An Abu Dhabi court has sentenced Qatari doctor Dr. Mahmood Abdulrehman Al Jaidah to seven years in prison for “financially and morally supporting” members of the Muslim Brotherhood.
According to the court, 52-year-old Al Jaidah gave money to the families of detained members of the Al Islah group, a banned organization in the UAE affiliated with the Brotherhood.
Al Jaidah, director of medical services at Qatar Petroleum, has denied these charges, but will have no legal avenue to appeal the decision, his supporters have said.
On Twitter, condolences poured in on the hashtag #محمود_الجيدة (Mahmoud Al Jaidah), with supporters expressing dismay at the verdict and urging patience and faith for Al Jaidah’s family.
فقط في #الامارات قضايا أمن الدولة لايوجد بها استئناف
اللهم عليك بهم فانهم لايعجزونك
جمد الدماء في عروقهم وشل اطرافهم#محمود_الجيدة
— حسن #محمود_الجيدة (@AlJaidah) March 3, 2014
Two others were also convicted on the same charges – Emiratis Abdulwahed Al Shehhi, 32, and Saeed Al Buraimi, 42 – and face five years in prison.
‘Miscarriage of justice’
The doctor was taken into custody last February while transiting through Dubai International Airport.
In the eight months before he was formally charged in November, Al Jaidah was kept a secret detention center. Supporters said that while there, he was tortured by interrogators.
According to the Emirates Centre for Human Rights, which condemned today’s verdict as a “gross miscarriage of justice,” Al Jaidah was deprived of sleep, beaten on the soles of his feet and punched in the face repeatedly. Guards also reported threatened to remove his nails, hang him or bury him in the prison graveyard, the center said.
In a statement released today, ECHR director Rori Donaghy said:
“No evidence was produced to demonstrate that a crime had been committed and it appears that Dr. al-Jaidah is simply a pawn in a disagreement between the UAE and Qatar.”
His sentiments echo previous objections voiced by rights group Amnesty International, which last week called Al Jaidah a “prisoner of conscience” and urged his immediate release.
Qatar-UAE relations have been tense lately, largely due to the political climate in Egypt.
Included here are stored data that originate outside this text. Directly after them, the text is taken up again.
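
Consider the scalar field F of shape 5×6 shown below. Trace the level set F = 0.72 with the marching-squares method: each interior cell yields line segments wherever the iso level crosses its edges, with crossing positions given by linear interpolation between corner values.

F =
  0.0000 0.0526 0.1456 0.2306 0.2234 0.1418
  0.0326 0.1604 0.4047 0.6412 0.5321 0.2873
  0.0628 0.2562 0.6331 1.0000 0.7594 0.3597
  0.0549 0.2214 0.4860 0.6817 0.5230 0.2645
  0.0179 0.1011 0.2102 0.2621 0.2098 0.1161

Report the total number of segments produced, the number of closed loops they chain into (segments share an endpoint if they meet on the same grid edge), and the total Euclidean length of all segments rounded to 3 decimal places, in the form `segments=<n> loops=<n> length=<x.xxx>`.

cell (1,2): code 0100 → (1.220,3.000)–(2.000,2.237)
cell (1,3): code 1100 → (1.827,4.000)–(1.220,3.000)
cell (1,4): code 1000 → (2.000,4.099)–(1.827,4.000)
cell (2,2): code 0010 → (2.000,2.237)–(2.880,3.000)
cell (2,3): code 0011 → (2.880,3.000)–(2.167,4.000)
cell (2,4): code 0001 → (2.167,4.000)–(2.000,4.099)
total: 6 segments, chained into 1 closed loop(s), length Σ = 5.047110

segments=6 loops=1 length=5.047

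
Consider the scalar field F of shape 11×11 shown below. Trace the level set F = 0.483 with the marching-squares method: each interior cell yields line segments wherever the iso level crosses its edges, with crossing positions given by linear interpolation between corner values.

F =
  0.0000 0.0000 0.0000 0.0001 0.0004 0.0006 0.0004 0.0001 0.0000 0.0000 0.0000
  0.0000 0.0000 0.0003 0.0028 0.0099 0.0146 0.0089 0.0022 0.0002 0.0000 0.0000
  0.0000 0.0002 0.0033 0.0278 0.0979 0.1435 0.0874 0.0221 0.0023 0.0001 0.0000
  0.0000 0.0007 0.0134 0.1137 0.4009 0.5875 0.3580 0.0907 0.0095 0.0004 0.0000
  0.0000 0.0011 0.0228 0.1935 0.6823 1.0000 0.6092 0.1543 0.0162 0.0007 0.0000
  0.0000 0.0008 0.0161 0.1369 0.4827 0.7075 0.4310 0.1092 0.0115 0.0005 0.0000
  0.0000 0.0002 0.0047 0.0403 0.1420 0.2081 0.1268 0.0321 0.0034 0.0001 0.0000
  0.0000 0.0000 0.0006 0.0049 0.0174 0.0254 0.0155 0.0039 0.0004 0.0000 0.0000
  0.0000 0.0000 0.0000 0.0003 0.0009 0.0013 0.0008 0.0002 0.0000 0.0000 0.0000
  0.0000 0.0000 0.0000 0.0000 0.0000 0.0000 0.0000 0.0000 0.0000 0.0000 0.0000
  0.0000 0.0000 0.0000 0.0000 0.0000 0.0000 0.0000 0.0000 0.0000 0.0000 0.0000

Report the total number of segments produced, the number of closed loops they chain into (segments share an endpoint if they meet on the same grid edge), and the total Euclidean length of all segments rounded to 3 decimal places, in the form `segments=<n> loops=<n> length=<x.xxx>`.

cell (2,4): code 0100 → (2.765,5.000)–(3.000,4.440)
cell (2,5): code 1000 → (3.000,5.455)–(2.765,5.000)
cell (3,3): code 0100 → (3.292,4.000)–(4.000,3.592)
cell (3,4): code 1110 → (3.000,4.440)–(3.292,4.000)
cell (3,5): code 1101 → (3.498,6.000)–(3.000,5.455)
cell (3,6): code 1000 → (4.000,6.277)–(3.498,6.000)
cell (4,3): code 0010 → (4.000,3.592)–(4.998,4.000)
cell (4,4): code 0111 → (4.998,4.000)–(5.000,4.001)
cell (4,5): code 1011 → (5.000,5.812)–(4.708,6.000)
cell (4,6): code 0001 → (4.708,6.000)–(4.000,6.277)
cell (5,4): code 0010 → (5.000,4.001)–(5.450,5.000)
cell (5,5): code 0001 → (5.450,5.000)–(5.000,5.812)
total: 12 segments, chained into 1 closed loop(s), length Σ = 7.988387

segments=12 loops=1 length=7.988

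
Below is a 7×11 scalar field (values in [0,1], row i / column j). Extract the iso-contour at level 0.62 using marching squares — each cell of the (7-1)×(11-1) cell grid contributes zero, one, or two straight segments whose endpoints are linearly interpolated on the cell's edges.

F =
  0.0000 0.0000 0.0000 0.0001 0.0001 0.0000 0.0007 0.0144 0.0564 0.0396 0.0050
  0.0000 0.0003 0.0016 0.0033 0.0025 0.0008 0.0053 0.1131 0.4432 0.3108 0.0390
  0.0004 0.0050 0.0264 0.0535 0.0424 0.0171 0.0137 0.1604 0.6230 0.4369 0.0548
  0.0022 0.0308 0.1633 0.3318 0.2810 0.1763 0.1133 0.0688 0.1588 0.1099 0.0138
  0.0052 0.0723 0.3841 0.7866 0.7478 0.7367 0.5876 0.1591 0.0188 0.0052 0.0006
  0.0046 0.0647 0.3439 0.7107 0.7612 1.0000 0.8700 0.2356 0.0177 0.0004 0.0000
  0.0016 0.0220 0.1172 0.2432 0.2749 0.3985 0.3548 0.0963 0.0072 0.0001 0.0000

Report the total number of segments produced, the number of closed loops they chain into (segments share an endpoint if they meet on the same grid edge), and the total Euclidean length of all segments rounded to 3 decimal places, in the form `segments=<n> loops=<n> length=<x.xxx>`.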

Qatar supported the previous government of President Mohammed Morsi, who was part of the Muslim Brotherhood.
Morsi was overthrown last summer, and the new military-backed government has been given billions of dollars in aid from the UAE, Saudi Arabia and Kuwait, countries that are leery of the Brotherhood.
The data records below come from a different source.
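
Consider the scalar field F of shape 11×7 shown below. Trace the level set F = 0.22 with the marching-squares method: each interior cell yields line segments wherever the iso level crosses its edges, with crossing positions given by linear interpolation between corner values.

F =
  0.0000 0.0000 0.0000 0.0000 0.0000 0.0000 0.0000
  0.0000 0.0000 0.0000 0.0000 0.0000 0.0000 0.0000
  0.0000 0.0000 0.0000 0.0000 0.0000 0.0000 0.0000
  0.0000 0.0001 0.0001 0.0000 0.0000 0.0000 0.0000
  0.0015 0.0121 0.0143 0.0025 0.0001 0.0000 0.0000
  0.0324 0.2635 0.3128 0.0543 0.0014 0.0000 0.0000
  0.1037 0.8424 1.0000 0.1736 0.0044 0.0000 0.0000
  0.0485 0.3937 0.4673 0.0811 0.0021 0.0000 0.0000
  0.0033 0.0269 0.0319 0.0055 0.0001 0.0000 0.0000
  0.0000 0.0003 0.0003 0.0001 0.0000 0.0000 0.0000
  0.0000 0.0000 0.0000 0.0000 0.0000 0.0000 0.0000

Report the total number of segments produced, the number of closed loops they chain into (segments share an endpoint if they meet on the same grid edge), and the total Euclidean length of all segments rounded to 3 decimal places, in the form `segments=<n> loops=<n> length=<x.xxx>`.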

Exacerbating problems in recent months has been Sheikh Yusuf Al Qaradawi’s outspoken statements against the new Egyptian government and its supporters.
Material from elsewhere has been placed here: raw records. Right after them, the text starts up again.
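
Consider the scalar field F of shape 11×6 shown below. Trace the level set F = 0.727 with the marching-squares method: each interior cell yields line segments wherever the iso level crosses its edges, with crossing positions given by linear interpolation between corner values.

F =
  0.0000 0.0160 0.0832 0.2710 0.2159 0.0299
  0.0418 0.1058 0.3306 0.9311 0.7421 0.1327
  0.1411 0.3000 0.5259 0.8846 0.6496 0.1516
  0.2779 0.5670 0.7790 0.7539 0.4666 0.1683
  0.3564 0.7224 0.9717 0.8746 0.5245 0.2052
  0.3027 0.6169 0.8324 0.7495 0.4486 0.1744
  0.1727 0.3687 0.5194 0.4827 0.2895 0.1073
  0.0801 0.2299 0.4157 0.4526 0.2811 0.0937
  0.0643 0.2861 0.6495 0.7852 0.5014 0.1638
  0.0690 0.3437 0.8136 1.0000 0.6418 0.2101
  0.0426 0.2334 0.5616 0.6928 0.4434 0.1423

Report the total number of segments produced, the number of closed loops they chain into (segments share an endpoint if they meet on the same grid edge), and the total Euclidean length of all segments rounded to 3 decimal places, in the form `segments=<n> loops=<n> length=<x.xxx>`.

segments=24 loops=2 length=18.135

cell (0,2): code 0100 → (0.691,3.000)–(1.000,2.660)
cell (0,3): code 1100 → (0.971,4.000)–(0.691,3.000)
cell (0,4): code 1000 → (1.000,4.025)–(0.971,4.000)
cell (1,2): code 0110 → (1.000,2.660)–(2.000,2.561)
cell (1,3): code 1011 → (2.000,3.671)–(1.163,4.000)
cell (1,4): code 0001 → (1.163,4.000)–(1.000,4.025)
cell (2,1): code 0100 → (2.795,2.000)–(3.000,1.755)
cell (2,2): code 1110 → (2.000,2.561)–(2.795,2.000)
cell (2,3): code 1001 → (3.000,3.094)–(2.000,3.671)
cell (3,1): code 0110 → (3.000,1.755)–(4.000,1.018)
cell (3,3): code 1001 → (4.000,3.422)–(3.000,3.094)
cell (4,1): code 0110 → (4.000,1.018)–(5.000,1.511)
cell (4,3): code 1001 → (5.000,3.075)–(4.000,3.422)
cell (5,1): code 0010 → (5.000,1.511)–(5.337,2.000)
cell (5,2): code 0011 → (5.337,2.000)–(5.084,3.000)
cell (5,3): code 0001 → (5.084,3.000)–(5.000,3.075)
cell (7,2): code 0100 → (7.825,3.000)–(8.000,2.571)
cell (7,3): code 1000 → (8.000,3.205)–(7.825,3.000)
cell (8,1): code 0100 → (8.472,2.000)–(9.000,1.816)
cell (8,2): code 1110 → (8.000,2.571)–(8.472,2.000)
cell (8,3): code 1001 → (9.000,3.762)–(8.000,3.205)
cell (9,1): code 0010 → (9.000,1.816)–(9.344,2.000)
cell (9,2): code 0011 → (9.344,2.000)–(9.889,3.000)
cell (9,3): code 0001 → (9.889,3.000)–(9.000,3.762)
total: 24 segments, chained into 2 closed loop(s), length Σ = 18.134526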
The Qatari national of Egyptian descent has sparked the ire of Gulf neighbors, as well as Cairo, which has recently renewed calls for his extradition.
Speaking to Doha News, analyst Michael Stephens, director at the Royal United Services Institute in Qatar, said the Al Jaidah verdict is one more factor hampering relations between Doha and Abu Dhabi:
“The tensions between Qatar and UAE are a source of deep concerns. The trial and sentencing of Dr. Al Jaidah will only serve to heighten an already strained relationship.
The Emiratis’ view it as a matter of national security, the Qataris as a political weapon to punish them for their pro-Brotherhood stance. Neither side is likely to accept the view of the other at this point in time.”